I have often lamented the fact that scitype cannot be a map of machine type to type, instead of object to type, because of the infamous CategoricalValue fly in the ointment. As a workaround to performance problems with arrays, we introduced Scitype, which is a map from type to type. Wouldn't if be simpler if implementing Scitype is the "fallback" responsibility of a convention, and that we only overload scitype for problematic cases like CategoricalValue? What am I missing here?

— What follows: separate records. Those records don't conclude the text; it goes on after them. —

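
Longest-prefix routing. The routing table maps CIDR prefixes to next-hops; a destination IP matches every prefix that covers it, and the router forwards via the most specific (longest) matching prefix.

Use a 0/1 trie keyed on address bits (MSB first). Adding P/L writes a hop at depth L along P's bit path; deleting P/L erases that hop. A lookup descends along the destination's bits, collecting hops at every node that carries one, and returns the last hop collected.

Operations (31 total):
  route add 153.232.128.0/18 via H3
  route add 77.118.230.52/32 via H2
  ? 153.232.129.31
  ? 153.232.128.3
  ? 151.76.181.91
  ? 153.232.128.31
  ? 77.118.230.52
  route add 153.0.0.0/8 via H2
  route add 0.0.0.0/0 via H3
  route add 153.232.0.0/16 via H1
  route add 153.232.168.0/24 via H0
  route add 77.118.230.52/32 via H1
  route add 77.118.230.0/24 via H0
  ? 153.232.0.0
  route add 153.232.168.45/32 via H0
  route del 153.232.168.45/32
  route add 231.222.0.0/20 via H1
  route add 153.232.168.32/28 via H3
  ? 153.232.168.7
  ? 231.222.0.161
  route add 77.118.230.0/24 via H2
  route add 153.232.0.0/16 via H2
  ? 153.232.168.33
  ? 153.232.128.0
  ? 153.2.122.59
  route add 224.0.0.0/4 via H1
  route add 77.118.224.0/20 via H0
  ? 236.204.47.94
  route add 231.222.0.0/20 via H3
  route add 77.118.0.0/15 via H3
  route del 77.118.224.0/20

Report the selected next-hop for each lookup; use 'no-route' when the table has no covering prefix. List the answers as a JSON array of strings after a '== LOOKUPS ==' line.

Apply in order:
  add 153.232.128.0/18 -> H3 at depth 18
  add 77.118.230.52/32 -> H2 at depth 32
  lookup 153.232.129.31: bits 100110011110100010 walk d0:-→d1:-→d2:-→d3:-→d4:-→d5:-→d6:-→d7:-→d8:-→d9:-→d10:-→d11:-→d12:-→d13:-→d14:-→d15:-→d16:-→d17:-→d18:H3 -> H3
  lookup 153.232.128.3: bits 100110011110100010 walk d0:-→d1:-→d2:-→d3:-→d4:-→d5:-→d6:-→d7:-→d8:-→d9:-→d10:-→d11:-→d12:-→d13:-→d14:-→d15:-→d16:-→d17:-→d18:H3 -> H3
  lookup 151.76.181.91: bits 1001 walk d0:-→d1:-→d2:-→d3:-→d4:- -> no-route
  lookup 153.232.128.31: bits 100110011110100010 walk d0:-→d1:-→d2:-→d3:-→d4:-→d5:-→d6:-→d7:-→d8:-→d9:-→d10:-→d11:-→d12:-→d13:-→d14:-→d15:-→d16:-→d17:-→d18:H3 -> H3
  lookup 77.118.230.52: bits 01001101011101101110011000110100 walk d0:-→d1:-→d2:-→d3:-→d4:-→d5:-→d6:-→d7:-→d8:-→d9:-→d10:-→d11:-→d12:-→d13:-→d14:-→d15:-→d16:-→d17:-→d18:-→d19:-→d20:-→d21:-→d22:-→d23:-→d24:-→d25:-→d26:-→d27:-→d28:-→d29:-→d30:-→d31:-→d32:H2 -> H2
  add 153.0.0.0/8 -> H2 at depth 8
  add 0.0.0.0/0 -> H3 at depth 0
  add 153.232.0.0/16 -> H1 at depth 16
  add 153.232.168.0/24 -> H0 at depth 24
  add 77.118.230.52/32 -> H1 at depth 32
  add 77.118.230.0/24 -> H0 at depth 24
  lookup 153.232.0.0: bits 1001100111101000 walk d0:H3→d1:-→d2:-→d3:-→d4:-→d5:-→d6:-→d7:-→d8:H2→d9:-→d10:-→d11:-→d12:-→d13:-→d14:-→d15:-→d16:H1 -> H1
  add 153.232.168.45/32 -> H0 at depth 32
  - 153.232.168.45/32 clear@32
  add 231.222.0.0/20 -> H1 at depth 20
  add 153.232.168.32/28 -> H3 at depth 28
  lookup 153.232.168.7: bits 10011001111010001010100000 walk d0:H3→d1:-→d2:-→d3:-→d4:-→d5:-→d6:-→d7:-→d8:H2→d9:-→d10:-→d11:-→d12:-→d13:-→d14:-→d15:-→d16:H1→d17:-→d18:H3→d19:-→d20:-→d21:-→d22:-→d23:-→d24:H0→d25:-→d26:- -> H0
  lookup 231.222.0.161: bits 11100111110111100000 walk d0:H3→d1:-→d2:-→d3:-→d4:-→d5:-→d6:-→d7:-→d8:-→d9:-→d10:-→d11:-→d12:-→d13:-→d14:-→d15:-→d16:-→d17:-→d18:-→d19:-→d20:H1 -> H1
  add 77.118.230.0/24 -> H2 at depth 24
  add 153.232.0.0/16 -> H2 at depth 16
  lookup 153.232.168.33: bits 1001100111101000101010000010 walk d0:H3→d1:-→d2:-→d3:-→d4:-→d5:-→d6:-→d7:-→d8:H2→d9:-→d10:-→d11:-→d12:-→d13:-→d14:-→d15:-→d16:H2→d17:-→d18:H3→d19:-→d20:-→d21:-→d22:-→d23:-→d24:H0→d25:-→d26:-→d27:-→d28:H3 -> H3
  lookup 153.232.128.0: bits 100110011110100010 walk d0:H3→d1:-→d2:-→d3:-→d4:-→d5:-→d6:-→d7:-→d8:H2→d9:-→d10:-→d11:-→d12:-→d13:-→d14:-→d15:-→d16:H2→d17:-→d18:H3 -> H3
  lookup 153.2.122.59: bits 10011001 walk d0:H3→d1:-→d2:-→d3:-→d4:-→d5:-→d6:-→d7:-→d8:H2 -> H2
  add 224.0.0.0/4 -> H1 at depth 4
  add 77.118.224.0/20 -> H0 at depth 20
  lookup 236.204.47.94: bits 1110 walk d0:H3→d1:-→d2:-→d3:-→d4:H1 -> H1
  add 231.222.0.0/20 -> H3 at depth 20
  add 77.118.0.0/15 -> H3 at depth 15
  - 77.118.224.0/20 clear@20

== LOOKUPS ==
["H3","H3","no-route","H3","H2","H1","H0","H1","H3","H3","H2","H1"]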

So, something like (ignoring convention distinctions):

# fallback:
scitype(X) = Scitype(typeof(X))

Scitype(::Type) = Unknown
Scitype(::Type{<:Integer}) = Count
# and so forth

# exceptions:
function scitype(X::CategoricalValue)
    N = length(pool(X))
    if isordered(X)
       return OrderedFactor{N}
    end
    return Multiclass{N}
end

To be clear, I'm not suggesting a change in the definition of scitype, only how it is implemented, although Scitype is something we may want to make part of the public interface.

What got me thinking about this is the case of parametric types like Sampleable{S} and a type I'd like to introduce, called Iterator{S} for lazy loaded data structures. Here S is the scitype of the objects sampled, or the scitype of the objects iterated, respectively. How to we implement scitypes for these? This is tricky because we may not have an object from which to extract the parameter S, only its machine type. So in this case we are limited to using Scitype.

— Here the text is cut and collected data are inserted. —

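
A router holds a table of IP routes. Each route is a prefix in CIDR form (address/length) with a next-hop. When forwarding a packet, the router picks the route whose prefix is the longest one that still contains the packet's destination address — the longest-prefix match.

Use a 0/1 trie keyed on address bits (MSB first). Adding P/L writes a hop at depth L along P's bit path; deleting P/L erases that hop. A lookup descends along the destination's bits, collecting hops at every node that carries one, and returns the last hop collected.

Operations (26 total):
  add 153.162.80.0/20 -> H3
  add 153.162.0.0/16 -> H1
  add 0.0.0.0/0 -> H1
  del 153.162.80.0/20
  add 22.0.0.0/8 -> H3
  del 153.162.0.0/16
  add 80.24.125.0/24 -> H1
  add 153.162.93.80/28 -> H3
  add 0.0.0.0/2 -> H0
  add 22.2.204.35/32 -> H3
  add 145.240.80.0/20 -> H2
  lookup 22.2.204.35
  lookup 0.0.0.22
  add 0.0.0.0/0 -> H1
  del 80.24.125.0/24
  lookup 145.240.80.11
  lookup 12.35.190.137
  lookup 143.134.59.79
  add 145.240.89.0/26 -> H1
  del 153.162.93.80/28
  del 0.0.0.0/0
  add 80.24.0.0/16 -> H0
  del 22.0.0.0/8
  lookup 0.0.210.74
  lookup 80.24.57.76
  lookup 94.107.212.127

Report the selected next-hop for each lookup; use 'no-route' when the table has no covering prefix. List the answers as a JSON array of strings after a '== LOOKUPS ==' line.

Apply in order:
  + 153.162.80.0/20 (H3) depth=20
  + 153.162.0.0/16 (H1) depth=16
  + 0.0.0.0/0 (H1) depth=0
  del 153.162.80.0/20 (clear depth 20)
  + 22.0.0.0/8 (H3) depth=8
  del 153.162.0.0/16 (clear depth 16)
  + 80.24.125.0/24 (H1) depth=24
  + 153.162.93.80/28 (H3) depth=28
  + 0.0.0.0/2 (H0) depth=2
  + 22.2.204.35/32 (H3) depth=32
  + 145.240.80.0/20 (H2) depth=20
  ? 22.2.204.35  path d0:H1→d1:-→d2:H0→d3:-→d4:-→d5:-→d6:-→d7:-→d8:H3→d9:-→d10:-→d11:-→d12:-→d13:-→d14:-→d15:-→d16:-→d17:-→d18:-→d19:-→d20:-→d21:-→d22:-→d23:-→d24:-→d25:-→d26:-→d27:-→d28:-→d29:-→d30:-→d31:-→d32:H3  best=H3
  ? 0.0.0.22  path d0:H1→d1:-→d2:H0→d3:-  best=H0
  + 0.0.0.0/0 (H1) depth=0
  del 80.24.125.0/24 (clear depth 24)
  ? 145.240.80.11  path d0:H1→d1:-→d2:-→d3:-→d4:-→d5:-→d6:-→d7:-→d8:-→d9:-→d10:-→d11:-→d12:-→d13:-→d14:-→d15:-→d16:-→d17:-→d18:-→d19:-→d20:H2  best=H2
  ? 12.35.190.137  path d0:H1→d1:-→d2:H0→d3:-  best=H0
  ? 143.134.59.79  path d0:H1→d1:-→d2:-→d3:-  best=H1
  + 145.240.89.0/26 (H1) depth=26
  del 153.162.93.80/28 (clear depth 28)
  del 0.0.0.0/0 (clear depth 0)
  + 80.24.0.0/16 (H0) depth=16
  del 22.0.0.0/8 (clear depth 8)
  ? 0.0.210.74  path d0:-→d1:-→d2:H0→d3:-  best=H0
  ? 80.24.57.76  path d0:-→d1:-→d2:-→d3:-→d4:-→d5:-→d6:-→d7:-→d8:-→d9:-→d10:-→d11:-→d12:-→d13:-→d14:-→d15:-→d16:H0→d17:-  best=H0
  ? 94.107.212.127  path d0:-→d1:-→d2:-→d3:-→d4:-  best=no-route

== LOOKUPS ==
["H3","H0","H2","H0","H1","H0","H0","no-route"]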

Thoughts @OkonSamuel @tlienart

Of course, this comment does not address the other "fly in the ointment" which is tables, requiring trait dispatch.

I'm probably not getting this suggestion 100% in terms of how it is different from what is there now sorry, could you maybe show what it would give in the case of Sampleable{S} before and after your suggestion?

I have also been thinking down this line and I like this idea. It makes the codebase simpler.

So I guess this would imply that scitype(Any[1,2,3]) should return Array{Unknown, 1} since Scitype would operate on the type information.
This is would be more efficient than the current implementation which peeks into the type of each element in the array at runtime.

Well, no, I'm not suggesting we change the definition of scitype for arrays (see Property 3) - only the implementation. According to the definition, we will need to look inside to determine the scitype in the case of Any eltype, and any other eltype for which Scitype(T) returns Unknown.

We could change the definition, but this would pose some problems. For example, if scitype(Any[1.0, 2.0, 3.0]) = AbstractVector{Unknown}, then it forces users to tighten their element types when this is not strictly necessary to use the algorithms (an objection raised by @tlienart, if I remember correctly). Also, what should the new definition be that still allows us to recover scitype(categorical(1, 2, 3)) = AbstractVector{Multiclass{3}}?

Perhaps you have a simple replacement for Property 3 that allows us to get everything we want?